Sunday, July 4, 2010

Le Tour

The Tour de France started today. Three weeks covering 3642 kms (that's 2263 miles for you anglocentrics) in 20 stages where the elite road bicycle racers of the world vie for individual, team and country honors.

Can you imagine cycling an average of 113 miles each day for 21 days in a row? That is what they do. And for the most part it isn't a nice easy flat course. There are 6 montain stages and 3 summit finishes (yes, that is where after riding over one hundred miles you have to climb a mountain being chased by the likes of Lance Armstrong, Alberto Contador and the Schleck brothers).

The fun of the Tour is that almost anything can and does happen when world class athletes vie for the greatest prize in their sport for such a long period of time. Today we watched the first stage, a gentle saunter over 138 miles from Rotterdam in the Netherlands to Brussels in Belgium. I say easy because the terrain was mostly flat for this stage.

This being the first stage there was some nervousness and most of the riders stayed together in a pack (called a "Peleton" french for "bunch"). In the first few kms a dog wandered into the Peleton and a few riders went down trying to avoid the dog. Toward the end of the day's race (the stage) there is always jockeying for position. Teams try to get their man up front so he has a chance to win the day. Today the last few kms of the race included a tight hairpin turn and 6 or 8 riders went down. Then about 400 meters from the finish a huge crash occured at the front of the Peleton and only those in the lead were able to avoid the mass pileup that ensued.

Some riders are known for their strength in the sprint and some for mountain climbing. Leaders in each category are awarded the right to wear a particular color riding shirt the next day if they finish first in that category. Yellow for the first overall, green for the total points leader and white with red polka-dots for the best mountain climber that day.

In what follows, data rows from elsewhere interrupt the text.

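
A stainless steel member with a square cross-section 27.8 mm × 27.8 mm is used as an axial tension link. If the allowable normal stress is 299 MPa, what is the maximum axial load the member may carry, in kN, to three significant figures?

A = 772.8 mm².
P_max = σ_allow · A = 299 · 772.8 = 231100 N = 231.1 kN.

231 kN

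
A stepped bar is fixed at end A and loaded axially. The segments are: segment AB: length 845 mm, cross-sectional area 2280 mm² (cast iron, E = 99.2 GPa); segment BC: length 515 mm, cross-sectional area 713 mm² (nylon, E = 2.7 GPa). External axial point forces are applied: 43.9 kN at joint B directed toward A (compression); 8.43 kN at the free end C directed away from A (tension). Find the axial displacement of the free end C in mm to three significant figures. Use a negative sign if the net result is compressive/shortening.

2.12 mm

Internal axial forces (sectioning from the free end, tension +): N_BC = 8.43 kN, N_AB = -35.47 kN.
δ_AB = -35470·845/(2280·99200) = -0.1325 mm
δ_BC = 8430·515/(713·2700) = 2.255 mm
δ = Σδ_i = 2.123 mm.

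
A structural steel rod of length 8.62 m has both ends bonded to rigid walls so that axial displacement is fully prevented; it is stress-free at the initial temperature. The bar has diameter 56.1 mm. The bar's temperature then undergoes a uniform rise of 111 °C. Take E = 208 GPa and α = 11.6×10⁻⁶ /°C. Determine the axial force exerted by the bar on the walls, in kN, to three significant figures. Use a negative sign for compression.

Free thermal expansion αLΔT = 11.6e-6 · 8620 · 111 = 11.1 mm.
The walls impose strain ε = −(11.1)/8620 = -1.2876e-03; σ = Eε = 208000 · -1.2876e-03 = -267.8 MPa.
Wall reaction R = σ·A = -267.8·2472 = -662000 N = -662 kN.

-662 kN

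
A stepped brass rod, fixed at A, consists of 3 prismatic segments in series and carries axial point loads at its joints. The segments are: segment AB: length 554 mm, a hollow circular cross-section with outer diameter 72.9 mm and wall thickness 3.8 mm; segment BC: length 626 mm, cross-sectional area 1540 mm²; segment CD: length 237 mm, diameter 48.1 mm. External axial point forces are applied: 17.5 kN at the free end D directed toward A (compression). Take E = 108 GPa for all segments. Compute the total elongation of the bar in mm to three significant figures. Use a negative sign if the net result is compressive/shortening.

Internal axial forces (sectioning from the free end, tension +): N_CD = -17.5 kN, N_BC = -17.5 kN, N_AB = -17.5 kN.
A_AB = 824.9 mm².
A_CD = 1817 mm².
δ_AB = -17500·554/(824.9·108000) = -0.1088 mm
δ_BC = -17500·626/(1540·108000) = -0.06587 mm
δ_CD = -17500·237/(1817·108000) = -0.02113 mm
δ = Σδ_i = -0.1958 mm.

-0.196 mm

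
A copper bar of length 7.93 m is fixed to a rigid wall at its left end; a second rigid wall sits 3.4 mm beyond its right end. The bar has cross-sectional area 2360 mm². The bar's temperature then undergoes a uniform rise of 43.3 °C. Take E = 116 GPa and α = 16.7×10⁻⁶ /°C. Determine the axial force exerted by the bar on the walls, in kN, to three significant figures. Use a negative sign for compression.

Free thermal expansion αLΔT = 16.7e-6 · 7930 · 43.3 = 5.734 mm.
The walls engage after the gap closes; constrained expansion = 5.734 − 3.4 = 2.334 mm.
The walls impose strain ε = −(2.334)/7930 = -2.9436e-04; σ = Eε = 116000 · -2.9436e-04 = -34.15 MPa.
Wall reaction R = σ·A = -34.15·2360 = -80580 N = -80.58 kN.

-80.6 kN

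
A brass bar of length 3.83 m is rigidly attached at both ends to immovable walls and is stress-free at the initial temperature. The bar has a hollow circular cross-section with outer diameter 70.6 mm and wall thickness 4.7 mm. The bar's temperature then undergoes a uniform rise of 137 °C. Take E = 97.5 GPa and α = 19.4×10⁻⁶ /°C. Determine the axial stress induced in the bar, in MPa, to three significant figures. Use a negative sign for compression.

-259 MPa

Free thermal expansion αLΔT = 19.4e-6 · 3830 · 137 = 10.18 mm.
The walls impose strain ε = −(10.18)/3830 = -2.6578e-03; σ = Eε = 97500 · -2.6578e-03 = -259.1 MPa.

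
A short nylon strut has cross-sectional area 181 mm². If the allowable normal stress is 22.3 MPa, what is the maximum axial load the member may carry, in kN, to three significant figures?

P_max = σ_allow · A = 22.3 · 181 = 4036 N = 4.036 kN.

4.04 kN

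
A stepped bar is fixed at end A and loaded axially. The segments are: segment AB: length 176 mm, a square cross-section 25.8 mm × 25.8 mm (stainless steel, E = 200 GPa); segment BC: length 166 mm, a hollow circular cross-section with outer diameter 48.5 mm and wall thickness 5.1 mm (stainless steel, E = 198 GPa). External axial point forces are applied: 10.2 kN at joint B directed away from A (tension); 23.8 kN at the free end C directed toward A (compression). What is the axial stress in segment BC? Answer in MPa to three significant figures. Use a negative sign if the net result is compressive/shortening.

-34.2 MPa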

Also riders are riding for teams and for their countries. For instance a Belgain rider was in the lead for about 100 of the 138 miles today. He had no hope of winning the stage or of being in contention for the overall points but he struggled mightly just so his countrymen and women could see him in front. It was a glorious day for Begium.

All in all there is a lot going on. If you are interested you can go to and see the standings, the route and the leaders in each category. They list the riders by standing, country and team so you can pick your favorites and follow them through the Tour. Salt Lake native David Zabriskie is riding in 25th place overall on the Garmin-Transitions team and will be a contender in the mountain stages.

If this has gotten you excited you can get up at 6 am like we do and watch each stage as it happens (6:30 MDT, 8:30 EDT) or at least for the first showing on Versus. They recap the stage events in a 2 hour format several times during the day but they always comment on what is going to happen, so if you want the feeling of being there see it at 6:30 am. I can't wait for tomorrow.